Both Shakespeare and hip-hop stretch and shape the usage of the English language, using imagery and especially rhythm to tell the story in a powerful way. In a recent TEDx Talk, Akala gave multiple examples of hip-hop songs that mimic the iambic rhythm (de-DUM de-DUM) that Shakespeare used for the vast majority of his verse -- the language and rhythm fused together in a style so similar that the audience had difficulty deciphering which verse was Shakespeare and which was hip-hop. Watch Akala perform Sonnet 18 at 5:20 here:

Peggy O’Brien, director of education at the Folger Shakespeare Library in Washington, D.C., said often the study of Shakespeare can focus too much on what the words mean and not enough on what they sound and feel like.

“[Shakespeare] is the only book that we give to students that has footnotes everywhere, footnotes and glossaries, where we tell kids practically what every word means,” she said. “And so what happens is, we focus only on the meaning, and we forget that a ton of what Shakespeare is about is what it sounds like with the language, the meter and the rhyme. But hip-hop and freestyle and beatbox, which is all about meter and rhyme, is a fabulous way to enter that world. And you can get to meaning after that.”
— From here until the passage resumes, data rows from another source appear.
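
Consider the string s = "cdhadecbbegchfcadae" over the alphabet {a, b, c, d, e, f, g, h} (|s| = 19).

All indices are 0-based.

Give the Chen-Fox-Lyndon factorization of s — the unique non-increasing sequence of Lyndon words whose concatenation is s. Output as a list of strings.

emit factor 1: 'cdh' (i=0, period=3)
emit factor 2: 'adecbbegchfc' (i=3, period=12)
emit factor 3: 'adae' (i=15, period=4)

["cdh", "adecbbegchfc", "adae"]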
O’Brien said that Shakespeare has been adapted to different times in history since nearly the moment he wrote the plays, and calls the trend to bring hip-hop and Shakespeare together a great one. When asked if teachers can use hip-hop to connect students to Shakespeare, she said, “Students can use hip-hop to connect themselves to Shakespeare. If Shakespeare were around today, he’d be doing what Lin-Manuel Miranda has done.” Miranda used hip-hop to tell the story of the "$10 founding father," Alexander Hamilton in this year’s smash Broadway musical, Hamilton.
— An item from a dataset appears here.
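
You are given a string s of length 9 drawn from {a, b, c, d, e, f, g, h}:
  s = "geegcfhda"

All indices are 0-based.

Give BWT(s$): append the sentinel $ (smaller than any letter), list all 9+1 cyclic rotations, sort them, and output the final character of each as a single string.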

But beyond finding the rhyming parallels between Jay-Z and the Bard, Akala seems to be on a broader mission, and that’s to bring a message to students that Shakespeare, or what many consider any “great” art, doesn’t belong to any one group. Growing up in London as the grandson of Jamaican immigrants, Akala felt commonalities with the roots of American hip-hop, which was born in the tumultuous neighborhoods of the Bronx in the 1970s.

“Coming from a socioeconomically privileged background doesn’t make you more intelligent than anyone else. You just have more access,” he said. “In the sense of, if you’re not white and you don’t speak in a particular way and you don’t have money, then you’re not a 'legitimate' custodian of the knowledge. For people from my background -- children of working-class, immigrant populations -- we were inspired by Wu-Tang Clan, from the projects of Staten Island. Listen to the words that Wu Tang had the audacity to use: words like cometh and benevolent. They talked about Socrates. And for me, growing up thousands of miles away from New York in London, it gave me a sense at 13 years old that intelligence was sexy, that it was interesting and attractive.”

In Kelly’s experience performing "Shakespeare Meets Hip-Hop" in schools, students get the connection. “Both rappers and Shakespeare, they’re talking about the struggle of humanity. That’s what’s interesting about the two art forms,” he said.

O’Brien is eager to incorporate hip-hop into the programs at the Folger, and said she’s actively looking for musicians and hip-hop artists to work with.


“It’s a captive audience because kids have to take Shakespeare in school,” she said. “So if we can get that first intro to Shakespeare [through hip-hop], not even the language adapted, but just the way he wrote it through the meter and the rhyme -- that’s a great way to open that door.”